“Why, how do you drink water?” asked Tommy Smith. “Don’t you drink it like other birds?”
“I should think not,” said the father woodpigeon. “Other birds take a little in their bills, and then lift their heads up and let it run down their throats, but we pigeons would be ashamed to drink in such a way as that. We keep our beaks in the water all the time, and suck it up into our throats. That is how we drink, and nothing could make us do it differently. We don’t lift our heads up.”
“But why shouldn’t you lift them up?” said Tommy Smith; for he thought to himself, “If all the other birds drink like that, it ought to be the right way.”
“Why shouldn’t we?” said the father woodpigeon. “Why, because it would be stupid,—and wrong too,” he added after a pause, during which he seemed to be thinking.
“There is a still stronger reason,” said the mother woodpigeon, “the strongest of all reasons; at least, I cannot imagine one stronger. It would be unpigeonly.” And from the tone in which she said this, Tommy Smith felt that it would be no use to say anything more on the subject.

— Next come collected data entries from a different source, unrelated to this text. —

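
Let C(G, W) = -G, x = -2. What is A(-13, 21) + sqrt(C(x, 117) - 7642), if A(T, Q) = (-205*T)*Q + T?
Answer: 55952 + 2*I*sqrt(1910) ≈ 55952.0 + 87.407*I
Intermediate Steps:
A(T, Q) = T - 205*Q*T (A(T, Q) = -205*Q*T + T = T - 205*Q*T)
A(-13, 21) + sqrt(C(x, 117) - 7642) = -13*(1 - 205*21) + sqrt(-1*(-2) - 7642) = -13*(1 - 4305) + sqrt(2 - 7642) = -13*(-4304) + sqrt(-7640) = 55952 + 2*I*sqrt(1910)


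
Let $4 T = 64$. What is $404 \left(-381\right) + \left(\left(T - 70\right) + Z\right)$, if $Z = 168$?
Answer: $-153810$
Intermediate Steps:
$T = 16$ ($T = \frac{1}{4} \cdot 64 = 16$)
$404 \left(-381\right) + \left(\left(T - 70\right) + Z\right) = 404 \left(-381\right) + \left(\left(16 - 70\right) + 168\right) = -153924 + \left(-54 + 168\right) = -153924 + 114 = -153810$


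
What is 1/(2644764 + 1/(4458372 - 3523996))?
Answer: 934376/2471204007265 ≈ 3.7811e-7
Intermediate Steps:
1/(2644764 + 1/(4458372 - 3523996)) = 1/(2644764 + 1/934376) = 1/(2471204007265/934376) = 934376/2471204007265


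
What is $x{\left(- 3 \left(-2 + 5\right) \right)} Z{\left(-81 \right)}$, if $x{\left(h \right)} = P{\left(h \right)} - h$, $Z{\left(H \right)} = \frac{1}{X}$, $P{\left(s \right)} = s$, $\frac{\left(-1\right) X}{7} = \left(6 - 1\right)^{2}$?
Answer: $0$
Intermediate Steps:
$X = -175$ ($X = - 7 \left(6 - 1\right)^{2} = - 7 \cdot 5^{2} = \left(-7\right) 25 = -175$)
$Z{\left(H \right)} = - \frac{1}{175}$ ($Z{\left(H \right)} = \frac{1}{-175} = - \frac{1}{175}$)
$x{\left(h \right)} = 0$ ($x{\left(h \right)} = h - h = 0$)
$x{\left(- 3 \left(-2 + 5\right) \right)} Z{\left(-81 \right)} = 0 \left(- \frac{1}{175}\right) = 0$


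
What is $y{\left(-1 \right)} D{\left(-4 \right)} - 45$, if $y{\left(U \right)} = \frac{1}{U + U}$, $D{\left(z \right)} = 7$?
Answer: $- \frac{97}{2} \approx -48.5$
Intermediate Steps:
$y{\left(U \right)} = \frac{1}{2 U}$
$y{\left(-1 \right)} D{\left(-4 \right)} - 45 = \frac{1}{2 \left(-1\right)} 7 - 45 = \frac{1}{2} \left(-1\right) 7 - 45 = \left(- \frac{1}{2}\right) 7 - 45 = - \frac{7}{2} - 45 = - \frac{97}{2}$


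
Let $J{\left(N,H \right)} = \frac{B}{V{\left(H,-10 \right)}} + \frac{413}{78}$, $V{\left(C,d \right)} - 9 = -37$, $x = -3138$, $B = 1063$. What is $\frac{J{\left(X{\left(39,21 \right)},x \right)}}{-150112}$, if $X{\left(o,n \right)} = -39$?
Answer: $\frac{35675}{163922304} \approx 0.00021763$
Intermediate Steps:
$V{\left(C,d \right)} = -28$ ($V{\left(C,d \right)} = 9 - 37 = -28$)
$J{\left(N,H \right)} = - \frac{35675}{1092}$ ($J{\left(N,H \right)} = \frac{1063}{-28} + \frac{413}{78} = 1063 \left(- \frac{1}{28}\right) + 413 \cdot \frac{1}{78} = - \frac{1063}{28} + \frac{413}{78} = - \frac{35675}{1092}$)
$\frac{J{\left(X{\left(39,21 \right)},x \right)}}{-150112} = - \frac{35675}{1092 \left(-150112\right)} = \left(- \frac{35675}{1092}\right) \left(- \frac{1}{150112}\right) = \frac{35675}{163922304}$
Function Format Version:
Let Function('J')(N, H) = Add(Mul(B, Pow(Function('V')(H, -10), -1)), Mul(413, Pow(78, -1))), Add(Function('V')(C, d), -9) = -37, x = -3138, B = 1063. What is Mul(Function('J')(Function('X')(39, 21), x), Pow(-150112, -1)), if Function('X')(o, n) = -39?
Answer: Rational(35675, 163922304) ≈ 0.00021763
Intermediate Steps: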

“If there was any water here,” said the father woodpigeon, “I would drink a little just to show you, but the nearest is some way off. However, you can watch some tame pigeons the next time they are drinking, for we all belong to one great family, and have the same ideas upon important points. Now I am going for a short fly, but if you like to stay and talk to my wife, I shall be back again in an hour.”
But Tommy Smith had to go too, for his lessons began at eleven o’clock, and of course it would not do to miss them, though it seemed to him that he was getting a much better lesson from the woodpigeons. “But I wish,” he said, “before you fly away, Mr. Woodpigeon, you would just tell me what you do all day.” But as Tommy Smith said this, there was a rustle and a clapping of wings, and the father woodpigeon was gone.
“He is so impetuous,” said the mother woodpigeon. “There is no stopping him when he wants to do anything. But I will tell you what we do all day, so listen. We rise early, of course, and fly down to breakfast at about six. After three or four hours we come back to the woods again, and coo and talk to each other there for about an hour. Then we go off to drink and to bathe, which is the nicest part of the whole day. After that we feel a little tired and sleepy, so we sit quietly in the woods till about two. Then it is quite time for dinner, so off we go again and feed till about five. After dinner it is best to sit quiet and coo a little. A quiet coo aids digestion. Then we have a nice refreshing drink in the cool of the evening, and after that we go straight to tree.”
“Do you mean to bed?” said Tommy Smith.